I'm spending the week at the American Museum of Natural History to participate in a week-long workshop learning about all things ancient DNA analysis! The workshop, jointly hosted by AMNH and the Center for Evolutionary Hologenomics, University of Copenhagen, aims to teach us about bioinformatics pipelines and genomics approaches for aDNA and highly degraded hDNA analysis.
Day 1 - Intro to aDNA analysis
Day 2 - Ancient Wolf vs Dog Challenge
We undertook a fun challenge to figure out if a "mystery sample" from northern Russia is more closely related to modern dogs or ancient wolves. My group had a mystery sample that clustered much more closely with ancient wolves, and in particular the Ulakhan Sular ancient wolves (see my ADMIXTURE plot below). The frozen canine, which shared morphological characteristics with both wolves and early dogs, was presumed to be an early ancestor to all modern dogs.
Day 3 - Night at the Museum!
After a full day of learning about phylogenetic inference, we had some time to explore the museum after-hours. The AMNH even re-tweeted me!

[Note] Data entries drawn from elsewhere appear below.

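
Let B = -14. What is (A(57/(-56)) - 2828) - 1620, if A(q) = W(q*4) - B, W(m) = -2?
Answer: -4436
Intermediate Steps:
A(q) = 12 (A(q) = -2 - 1*(-14) = -2 + 14 = 12)
(A(57/(-56)) - 2828) - 1620 = (12 - 2828) - 1620 = -2816 - 1620 = -4436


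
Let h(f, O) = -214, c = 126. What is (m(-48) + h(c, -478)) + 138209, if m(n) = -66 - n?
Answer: 137977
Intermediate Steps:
(m(-48) + h(c, -478)) + 138209 = ((-66 - 1*(-48)) - 214) + 138209 = ((-66 + 48) - 214) + 138209 = (-18 - 214) + 138209 = -232 + 138209 = 137977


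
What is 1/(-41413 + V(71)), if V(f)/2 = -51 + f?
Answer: -1/41373 ≈ -2.4170e-5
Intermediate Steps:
V(f) = -102 + 2*f (V(f) = 2*(-51 + f) = -102 + 2*f)
1/(-41413 + V(71)) = 1/(-41413 + (-102 + 2*71)) = 1/(-41413 + (-102 + 142)) = 1/(-41413 + 40) = 1/(-41373) = -1/41373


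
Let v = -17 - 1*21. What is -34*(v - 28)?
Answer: 2244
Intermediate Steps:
v = -38 (v = -17 - 21 = -38)
-34*(v - 28) = -34*(-38 - 28) = -34*(-66) = 2244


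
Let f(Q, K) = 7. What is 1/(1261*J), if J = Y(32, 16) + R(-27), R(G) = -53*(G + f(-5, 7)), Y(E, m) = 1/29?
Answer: 29/38764401 ≈ 7.4811e-7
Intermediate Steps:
Y(E, m) = 1/29
R(G) = -371 - 53*G (R(G) = -53*(G + 7) = -53*(7 + G) = -371 - 53*G)
J = 30741/29 (J = 1/29 + (-371 - 53*(-27)) = 1/29 + (-371 + 1431) = 1/29 + 1060 = 30741/29 ≈ 1060.0)
1/(1261*J) = 1/(1261*(30741/29)) = (1/1261)*(29/30741) = 29/38764401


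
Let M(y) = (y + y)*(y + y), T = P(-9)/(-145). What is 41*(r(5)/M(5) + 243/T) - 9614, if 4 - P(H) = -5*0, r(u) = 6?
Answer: -37077029/100 ≈ -3.7077e+5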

Day 4 - F-statistics and PCA
We dove deeper on our Ancient "wolf" sample from Day 2 and used F-stats and PCA to better understand how it relates to ancient wolves and modern dogs. See my results below!
Day 5 - aDNA for Conservation Genomics
I was very excited that the last topic of the workshop was using aDNA for conservation, which relates to many of my research interests. We used a dataset of contemporary and historic (pre-1960s) African rhinos in order to determine if their populations were undergoing genomic erosion and loss of heterozygosity with population decline from sport hunting. Here are the results ...
Interestingly, the results (heterozygosity and runs of homozygosity) don't show overwhelming evidence for genomic erosion. As breeding populations become increasingly fractured, these measures may shift over time. This data is from the U. of Copenhagen, credit to Dr. Claudia Fontsere.